La physiologie du mariage, Balzac

 

Oreste Cortazzo

Auteur Honoré de Balzac

Genre Étude de mœurs

Pays d'origine France

Lieu de parution Paris

Éditeur Levavasseur et Urbain Canel

Collection Études analytiques

Date de parution 1829

Série La Comédie humaine

 

 

 

La physiologie du mariage, Balzac

 

Présentation

Physiologie du mariage est un essai français d’Honoré de Balzac, paru en en 1829 sous le titre Physiologie du mariage ou méditations de philosophie éclectique, sur le bonheur et le malheur conjugal, publiées par un jeune célibataire chez Levavasseur et Urbain Canel.

La publication du texte fit scandale, mais le Tout-Paris le considéra comme un événement et le succès pour Balzac fut sans précédent, d’autant plus qu’on voulait savoir qui se cachait sous la signature anonyme du jeune célibataire qui devint aussitôt un auteur à la mode.

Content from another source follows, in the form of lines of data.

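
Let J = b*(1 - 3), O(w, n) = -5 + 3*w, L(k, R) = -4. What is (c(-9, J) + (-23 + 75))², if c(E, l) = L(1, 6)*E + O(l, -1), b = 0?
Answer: 6889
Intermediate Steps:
J = 0 (J = 0*(1 - 3) = 0*(-2) = 0)
c(E, l) = -5 - 4*E + 3*l (c(E, l) = -4*E + (-5 + 3*l) = -5 - 4*E + 3*l)
(c(-9, J) + (-23 + 75))² = ((-5 - 4*(-9) + 3*0) + (-23 + 75))² = ((-5 + 36 + 0) + 52)² = (31 + 52)² = 83² = 6889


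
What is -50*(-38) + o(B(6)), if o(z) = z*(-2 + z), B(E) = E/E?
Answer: 1899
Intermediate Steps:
B(E) = 1
-50*(-38) + o(B(6)) = -50*(-38) + 1*(-2 + 1) = 1900 + 1*(-1) = 1900 - 1 = 1899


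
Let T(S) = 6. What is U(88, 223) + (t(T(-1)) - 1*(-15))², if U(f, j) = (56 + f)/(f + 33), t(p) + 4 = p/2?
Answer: 23860/121 ≈ 197.19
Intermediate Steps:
t(p) = -4 + p/2
U(f, j) = (56 + f)/(33 + f)
U(88, 223) + (t(T(-1)) - 1*(-15))² = (56 + 88)/(33 + 88) + ((-4 + (½)*6) - 1*(-15))² = 144/121 + ((-4 + 3) + 15)² = (1/121)*144 + (-1 + 15)² = 144/121 + 14² = 144/121 + 196 = 23860/121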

À la fois essai, méditation, et récit, le texte oscille entre l’étude de mœurs et le traité analytique et fait partie d'un genre qui se développera, celui de la physiologie. C’est d’ailleurs dans ce dernier genre que la cinquième édition de l’ouvrage (Furne) classera l’œuvre en 1846 dans la section Études analytiques de la Comédie humaine. Mais malgré son caractère osé (pour l’époque), sa structure peu conforme au roman balzacien, la Physiologie jette les fondations de la Comédie humaine.

Thème

Le texte est partagé en de nombreux volets ou méditations. Les six premières méditations exposent l’état du mariage en France dans les classes supérieures riches et oisives, puis proposent une série de réformes en vue d’améliorer la condition conjugale de la femme et donc de l’empêcher de tromper son époux.

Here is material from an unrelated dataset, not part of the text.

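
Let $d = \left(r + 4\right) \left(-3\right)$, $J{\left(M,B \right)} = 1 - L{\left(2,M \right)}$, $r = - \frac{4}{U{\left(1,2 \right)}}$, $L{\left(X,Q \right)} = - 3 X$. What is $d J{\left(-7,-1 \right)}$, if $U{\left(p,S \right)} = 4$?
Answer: $-63$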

La méditation sur la lune de miel décrit la manière dont le mari est placé en position de défense, l’épouse menaçant déjà son bonheur conjugal.

La huitième méditation portant l’intertitre Des premiers symptômes indique les signes qui permettent à un mari de reconnaître les premiers signes de la femme adultère.

L’épilogue, après un historique du mariage en France suggère des aménagements pour perfectionner l’institution matrimoniale.

La théorie du lit, donne au mari force conseils pour se réserver les faveurs de son épouse à lui tout seul. Dans les Révolutions conjugales et la dernière partie de l’ouvrage, l’auteur dépeint l’échec d’un mari qui perd son épouse en devenant cocu.

D’où les Derniers symptômes qui aboutissent à la constitution d’un ménage à trois.

Étonnamment clairvoyante, cette œuvre plaide en faveur des femmes à une époque où les lois du mariage ne leur étaient pas favorables. Balzac avait pu observer les méfaits d’un mariage malheureux chez son amie Laure de Berny, avec laquelle il avait commencé une liaison en 1822.